SECTION 1350 CERTIFICATIONS

 

Pursuant to 18 U.S.C. §1350 as adopted pursuant to §906 of the Sarbanes-Oxley Act of 2002, the undersigned officers of Celldex Therapeutics, Inc. (the “Company”) hereby certify that to their knowledge and in their respective capacities that the Company’s quarterly report on Form 10-Q to which this certification is attached (the “Report”), fully complies with the requirements of Section 13(a) or 15(d), as applicable, of the Securities Exchange Act of 1934, as amended (the “Exchange Act”), and that the information contained in the Report fairly presents, in all material respects, the financial condition and results of operations of the Company.

 

Date: August 8, 2017

By:

/s/ ANTHONY S. MARUCCI

 

Name:

Anthony S. Marucci

 

Title:

President and Chief Executive Officer

 

 

Date: August 8, 2017

By:

/s/ SAM MARTIN

 

Name:

Sam Martin

 

Title:

Senior Vice President and Chief Financial Officer

 

This certification shall not be deemed “filed” for any purpose, nor shall it be deemed to be incorporated by reference into any filing under the Securities Act of 1933 or the Exchange Act.
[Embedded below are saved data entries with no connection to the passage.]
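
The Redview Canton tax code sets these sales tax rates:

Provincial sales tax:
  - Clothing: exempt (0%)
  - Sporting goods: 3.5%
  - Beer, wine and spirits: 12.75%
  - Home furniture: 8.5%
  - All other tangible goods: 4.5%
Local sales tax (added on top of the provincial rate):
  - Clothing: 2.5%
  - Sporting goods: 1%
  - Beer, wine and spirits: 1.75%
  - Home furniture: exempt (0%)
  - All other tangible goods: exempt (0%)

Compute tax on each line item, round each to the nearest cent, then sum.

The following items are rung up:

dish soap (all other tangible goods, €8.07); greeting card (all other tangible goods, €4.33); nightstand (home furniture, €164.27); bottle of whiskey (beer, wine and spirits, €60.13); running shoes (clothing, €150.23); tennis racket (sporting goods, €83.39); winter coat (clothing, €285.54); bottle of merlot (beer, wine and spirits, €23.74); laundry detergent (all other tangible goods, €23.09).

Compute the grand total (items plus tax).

€845.15

Dish soap €8.07: all other tangible goods → 4.5% + 0% local = 4.5% → €0.36
Greeting card €4.33: all other tangible goods → 4.5% + 0% local = 4.5% → €0.19
Nightstand €164.27: home furniture → 8.5% + 0% local = 8.5% → €13.96
Bottle of whiskey €60.13: beer, wine and spirits → 12.75% + 1.75% local = 14.5% → €8.72
Running shoes €150.23: clothing → 0% + 2.5% local = 2.5% → €3.76
Tennis racket €83.39: sporting goods → 3.5% + 1% local = 4.5% → €3.75
Winter coat €285.54: clothing → 0% + 2.5% local = 2.5% → €7.14
Bottle of merlot €23.74: beer, wine and spirits → 12.75% + 1.75% local = 14.5% → €3.44
Laundry detergent €23.09: all other tangible goods → 4.5% + 0% local = 4.5% → €1.04
Subtotal = €802.79; tax = €42.36; total due = €845.15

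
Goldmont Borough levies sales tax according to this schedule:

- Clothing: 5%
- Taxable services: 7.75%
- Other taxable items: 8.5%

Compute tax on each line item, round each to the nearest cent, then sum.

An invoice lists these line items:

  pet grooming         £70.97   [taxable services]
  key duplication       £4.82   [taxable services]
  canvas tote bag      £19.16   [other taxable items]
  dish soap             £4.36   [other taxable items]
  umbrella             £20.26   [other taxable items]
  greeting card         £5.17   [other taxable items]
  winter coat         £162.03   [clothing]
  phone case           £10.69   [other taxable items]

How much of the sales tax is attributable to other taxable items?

£5.07

Canvas tote bag £19.16: other taxable items → 8.5% → £1.63
Dish soap £4.36: other taxable items → 8.5% → £0.37
Umbrella £20.26: other taxable items → 8.5% → £1.72
Greeting card £5.17: other taxable items → 8.5% → £0.44
Phone case £10.69: other taxable items → 8.5% → £0.91
Tax on other taxable items = £1.63 + £0.37 + £1.72 + £0.44 + £0.91 = £5.07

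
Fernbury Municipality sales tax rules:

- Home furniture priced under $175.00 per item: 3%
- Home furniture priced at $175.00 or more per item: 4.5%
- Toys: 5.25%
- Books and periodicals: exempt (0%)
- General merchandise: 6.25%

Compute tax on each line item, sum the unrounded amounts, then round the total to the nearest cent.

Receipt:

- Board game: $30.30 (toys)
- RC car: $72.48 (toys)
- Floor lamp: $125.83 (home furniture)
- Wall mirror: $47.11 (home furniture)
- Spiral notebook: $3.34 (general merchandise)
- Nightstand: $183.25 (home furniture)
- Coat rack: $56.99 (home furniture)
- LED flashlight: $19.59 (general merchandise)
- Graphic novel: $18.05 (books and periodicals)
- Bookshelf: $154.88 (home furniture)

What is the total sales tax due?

$26.62

Board game $30.30: toys → 5.25% → $1.59075
RC car $72.48: toys → 5.25% → $3.8052
Floor lamp $125.83: home furniture, under $175.00 → 3% → $3.7749
Wall mirror $47.11: home furniture, under $175.00 → 3% → $1.4133
Spiral notebook $3.34: general merchandise → 6.25% → $0.20875
Nightstand $183.25: home furniture, $175.00 or more → 4.5% → $8.24625
Coat rack $56.99: home furniture, under $175.00 → 3% → $1.7097
LED flashlight $19.59: general merchandise → 6.25% → $1.224375
Graphic novel $18.05: books and periodicals → 0% → $0.00
Bookshelf $154.88: home furniture, under $175.00 → 3% → $4.6464
Unrounded tax sum = $26.619625 → $26.62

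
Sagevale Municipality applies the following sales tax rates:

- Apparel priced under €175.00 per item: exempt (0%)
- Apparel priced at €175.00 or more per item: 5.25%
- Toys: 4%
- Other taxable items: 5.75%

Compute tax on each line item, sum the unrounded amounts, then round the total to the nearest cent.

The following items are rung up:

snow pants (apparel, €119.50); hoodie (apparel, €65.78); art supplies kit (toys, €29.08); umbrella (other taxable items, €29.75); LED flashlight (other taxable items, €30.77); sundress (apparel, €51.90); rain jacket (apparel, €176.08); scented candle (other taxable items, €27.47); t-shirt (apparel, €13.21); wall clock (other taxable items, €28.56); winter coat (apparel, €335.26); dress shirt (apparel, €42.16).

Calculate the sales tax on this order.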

A signed original of this written statement required by Section 906, or other document authenticating, acknowledging, or otherwise adopting the signature that appears in typed form within the electronic version of this written statement required by Section 906, has been provided to Celldex Therapeutics, Inc. and will be retained by Celldex Therapeutics, Inc. and furnished to the Securities and Exchange Commission or its staff upon request.